Et quand on a dit ça, faut s’y mettre quand même, sinon il ne se passera rien.

C’est la deuxième fois que ça arrive en 3 ans.

Une chose : faites des enfants et faites en sorte qu’ils ne soient pas trop loin et qu’ils aient de bon rapports avec vous afin d’éviter à des gens plus éloignés voire des personnes étrangères à la famille d’avoir à faire tout le boulot, genre :

- Découvrir le corps de nombreuses heures après le décès

- Subir les récriminations des voisins pour l’odeur

- Appeler les pompes funèbres qui en tout premier lieux demandent « qui va payer ? »

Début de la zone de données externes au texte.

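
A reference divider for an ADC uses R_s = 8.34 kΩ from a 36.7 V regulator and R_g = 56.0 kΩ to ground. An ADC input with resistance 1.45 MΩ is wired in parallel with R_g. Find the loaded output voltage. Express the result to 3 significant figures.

The load sits in parallel with R_g: R_g‖R_L = (56.0 × 1450) / (56.0 + 1450) = 53.92 kΩ.
V_out = 36.7 × 53.92 / (8.34 + 53.92) = 36.7 × 53.92/62.26 = 31.8 V.

V_out ≈ 31.8 V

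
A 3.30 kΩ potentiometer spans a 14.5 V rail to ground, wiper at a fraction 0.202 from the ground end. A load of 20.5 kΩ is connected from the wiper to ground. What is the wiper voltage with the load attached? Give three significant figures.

V ≈ 2.85 V

The wiper splits the pot into (1−α)R = 2633 Ω above and αR = 666.6 Ω below.
Lower section ‖ load = 645.6 Ω.
V_wiper = 14.5 × 645.6/(2633 + 645.6) = 2.85 V.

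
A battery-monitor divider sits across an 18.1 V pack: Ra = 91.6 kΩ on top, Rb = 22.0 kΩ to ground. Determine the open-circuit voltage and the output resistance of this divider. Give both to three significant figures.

V_th = 3.51 V, R_th = 17.7 kΩ

V_th is the open-circuit tap voltage: 18.1 × 22.0/(91.6 + 22.0) = 3.51 V.
With the supply zeroed, Ra and Rb appear in parallel from the tap: R_th = Ra‖Rb = (91.6 × 22.0)/113.6 = 17.7 kΩ.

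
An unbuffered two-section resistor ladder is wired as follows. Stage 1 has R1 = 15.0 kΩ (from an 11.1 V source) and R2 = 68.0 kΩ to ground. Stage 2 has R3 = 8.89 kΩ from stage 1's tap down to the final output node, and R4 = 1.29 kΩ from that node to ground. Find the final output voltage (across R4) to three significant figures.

Stage 2 presents R3+R4 = 10.18 kΩ as a load on stage 1's tap.
Stage 1's lower leg becomes R2‖(R3+R4) = 8.854 kΩ, so V_mid = 11.1 × 8.854/23.85 = 4.120 V.
Stage 2 is itself unloaded: V_out = V_mid × R4/(R3+R4) = 4.120 × 1.29/10.18 = 0.522 V.

V_out ≈ 0.522 V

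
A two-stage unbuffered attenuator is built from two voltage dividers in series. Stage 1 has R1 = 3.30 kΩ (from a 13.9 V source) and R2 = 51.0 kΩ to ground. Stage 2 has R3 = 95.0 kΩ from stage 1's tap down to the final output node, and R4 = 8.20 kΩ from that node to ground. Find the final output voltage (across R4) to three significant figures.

Stage 2 presents R3+R4 = 103.2 kΩ as a load on stage 1's tap.
Stage 1's lower leg becomes R2‖(R3+R4) = 34.13 kΩ, so V_mid = 13.9 × 34.13/37.43 = 12.67 V.
Stage 2 is itself unloaded: V_out = V_mid × R4/(R3+R4) = 12.67 × 8.20/103.2 = 1.01 V.

V_out ≈ 1.01 V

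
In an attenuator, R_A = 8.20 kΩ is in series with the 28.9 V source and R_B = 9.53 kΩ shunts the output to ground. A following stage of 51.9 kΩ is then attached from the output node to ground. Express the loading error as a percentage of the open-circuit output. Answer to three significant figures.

7.83 %

The divider's output (Thévenin) resistance is R_A‖R_B = 4.408 kΩ.
Fractional drop under load = R_th/(R_th + R_L) = 4.408 / (4.408 + 51.9) = 0.07828.
So the output falls by 7.83 %.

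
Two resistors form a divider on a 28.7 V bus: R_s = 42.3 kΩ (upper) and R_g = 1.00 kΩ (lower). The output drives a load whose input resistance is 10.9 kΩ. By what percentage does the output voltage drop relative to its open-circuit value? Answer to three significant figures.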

- Choisir dans l’armoire des vêtements corrects alors qu’on ne sait même pas où sont rangées les affaires

- Savoir si la cérémonie sera religieuse ou pas

- Fouiller partout pour trouver les documents relatifs à : la banque, la voiture, le paiement de la retraite, le loyer, les factures … *je pense que je devrais faire un guide pratique, je suis au top*

Les meubles, la vaisselle, les vêtements, tout ça va disparaître au profit de personnes nécessiteuses, il ne restera rien. Quelques objets souvenirs que je garderai parce que je les ai toujours vus et qui finiront dans quelques années avec ceux prélevés lorsqu’il a fallu débarrasser la maison de ma grand-mère, dans un carton « souvenirs » ou « vide-grenier ».

Un travail de déménageur pour rendre les clés parce qu’hériter veut dire aussi payer à la place.

L’intime aussi : les courriers, les objets préférés, les souvenirs, le répertoire téléphonique. Toutes ces choses très personnelles mais qui ne sont personnelles que pour lui. Qui partiront dans la poubelle.

Seuls vont rester : des papiers d’identités et administratifs et puis un tas de photos, qu’il faudra regarder plus tard. Certaines, nous les avons déjà, d’autres représentent des personnes que nous ne connaissons pas et puis il y a les plus anciennes, qui témoignent du passage des morts précédents.

Et ce truc particulier, complètement déconnecté du deuil : le contenu du réfrigérateur.

Ouvrir une bouteille entre deux cartons à remplir. Pour se donner du courage ou pour avoir la confirmation que la vie continue pour les autres et qu’on ne peut rien y faire.

Les souvenirs que je garde n’ont rien à voir avec tous ces objets. Ils sont liés aux sensations éprouvées lors de promenades en bateau (expériences personnelles très désagréables mais collectivement différentes) et l’odeur du papier journal sur lequel était noté dans la marge les précieux numéros du tiercé généralement perdu.

Regarder autour de moi et me dire que toutes les choses de ma vie actuelle se retrouveront dans une poubelle à leur tour.

Que ce jeu de me débarrasser de 50% de mes affaires a un sens plus important que je ne crois.

Que ma vie est déjà suffisamment encombrée pour être encombrée par celle des autres.

Que mes filles ne seront pas mieux pourvues devant ce tas de trucs qu’une personne étrangère et qu’il n’est même pas sûr qu’elles trouvent tant de souvenirs que ça, normalement elles devraient les avoir emmenées avec elles. Et moi avoir évolué après, d’où la distance tout à fait normale qui se creuse juste par le passage du temps.

Chez mon oncle, j’ai trouvé quelques objets qui raviront un ami. Je suis contente de savoir qu’ils vont être appréciés par quelqu’un à la valeur qu’il leur donnait. En tout cas mieux que par moi qui ne les auraient pas gardés.